Data and DevOps Engineer, Architecture
Tenstorrent
Tenstorrent is leading the industry on cutting-edge AI technology, revolutionizing performance expectations, ease of use, and cost efficiency. With AI redefining the computing paradigm, solutions must evolve to unify innovations in software models, compilers, platforms, networking, and semiconductors. Our diverse team of technologists have developed a high performance RISC-V CPU from scratch, and share a passion for AI and a deep desire to build the best AI platform possible. We value collaboration, curiosity, and a commitment to solving hard problems. We are growing our team and looking for contributors of all seniorities.
Tenstorrent designs and optimizes high-performance computer systems using open standards and open-source software. Our Platform Architecture team leverages simulations, data analysis, and data-driven decision-making to prioritize features for our product roadmap.
We’re seeking a hands-on problem solver to manage data pipelines associated with performance metrics, to help monitor the Slurm cluster where simulations run to generate those metrics, and to improve workflows that support hardware architecture refinement. You'll work closely with experts across multiple disciplines to enable data-driven insights for optimizing future-generation CPUs and AI systems.
Join us to enable smarter workflows and optimize innovative hardware products shaping the future of computing.
This role is remote, based out of The United States.
We welcome candidates at various experience levels for this role. During the interview process, candidates will be assessed for the appropriate level, and offers will align with that level, which may differ from the one in this posting.
Responsibilities:
- Design dashboards and automate performance tracking for software workloads on simulations of multiple generations of future RISC-V CPUs and heterogeneous chiplet-based systems.
- Maintain or migrate custom data analysis workflows to scalable platforms like relational databases and Apache Superset.
- Efficiently manage, store, and enable the team to utilize large datasets.
- Take ownership of shared tools and workflows by engaging continuously with architecture and design projects as they move through the product development lifecycle.
- Collaborate with engineers and architects who are seeking to evaluate performance tradeoffs in our product design by obtaining data-driven insight.

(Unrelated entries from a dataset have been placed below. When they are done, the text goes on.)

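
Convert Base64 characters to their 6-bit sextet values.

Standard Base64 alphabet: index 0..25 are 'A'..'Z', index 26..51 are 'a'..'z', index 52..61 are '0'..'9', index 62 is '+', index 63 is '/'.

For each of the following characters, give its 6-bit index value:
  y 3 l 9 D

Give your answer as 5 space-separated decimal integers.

Answer: 50 55 37 61 3

Derivation:
'y': a..z range, 26 + ord('y') − ord('a') = 50
'3': 0..9 range, 52 + ord('3') − ord('0') = 55
'l': a..z range, 26 + ord('l') − ord('a') = 37
'9': 0..9 range, 52 + ord('9') − ord('0') = 61
'D': A..Z range, ord('D') − ord('A') = 3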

- Streamline resource allocation and scheduling for CI/regression tests running on a Slurm cluster, ensuring optimal utilization of compute, storage, and network resources.
- Identify resource needs and participate in purchasing decisions or introducing new software tools to our analysis workflows.
- Implement improvements to our methodologies to define and launch simulation experiments and tests.
- Develop solutions to detect, categorize, and report workflow and job failures in Slurm, CI systems, and data pipelines
Experience & Qualifications:
- Master’s degree in data engineering or another similar field.
- 5+ years of experience in developing data pipelines and automation.
- Proven track record of creating dashboards or interactive data visualizations, with preference for making it easy to share, extend, or modify the visualization for further analysis by using Apache Superset or similar Business Intelligence tools.
- Proficiency in Python.
- Experience using and configuring Linux systems.
- Experience writing SQL queries (e.g., to query Postgres or SQLite).
- Basic familiarity with git version control.
- Some experience building C/C++ tools from source.
- Experience with automated pipelines that integrate with local or cloud-based services (e.g., with REST APIs), such as CI/CD or test automation systems.
- Experience in Linux cluster administration or working with batch schedulers (e.g., Slurm).
- Experience running and gathering data from any simulation or modeling tool.
- Knowledge of computer hardware design or CPU performance benchmarks (e.g., SPEC INT, Geekbench).
Compensation for all engineers at Tenstorrent ranges from $100k - $500k including base and variable compensation targets. Experience, skills, education, background and location all impact the actual offer made.
Tenstorrent offers a highly competitive compensation package and benefits, and we are an equal opportunity employer.
Due to U.S. Export Control laws and regulations, Tenstorrent is required to ensure compliance with licensing regulations when transferring technology to nationals of certain countries that have been licensing conditions set by the U.S. government.
Our engineering positions and certain engineering support positions require access to information, systems, or technologies that are subject to U.S. Export Control laws and regulations, please note that citizenship/permanent residency, asylee and refugee information and/or documentation will be required and considered as Tenstorrent moves through the employment process.
If a U.S. export license is required, employment will not begin until a license with acceptable conditions is granted by the U.S. government. If a U.S. export license with acceptable conditions is not granted by the U.S. government, then the offer of employment will be rescinded.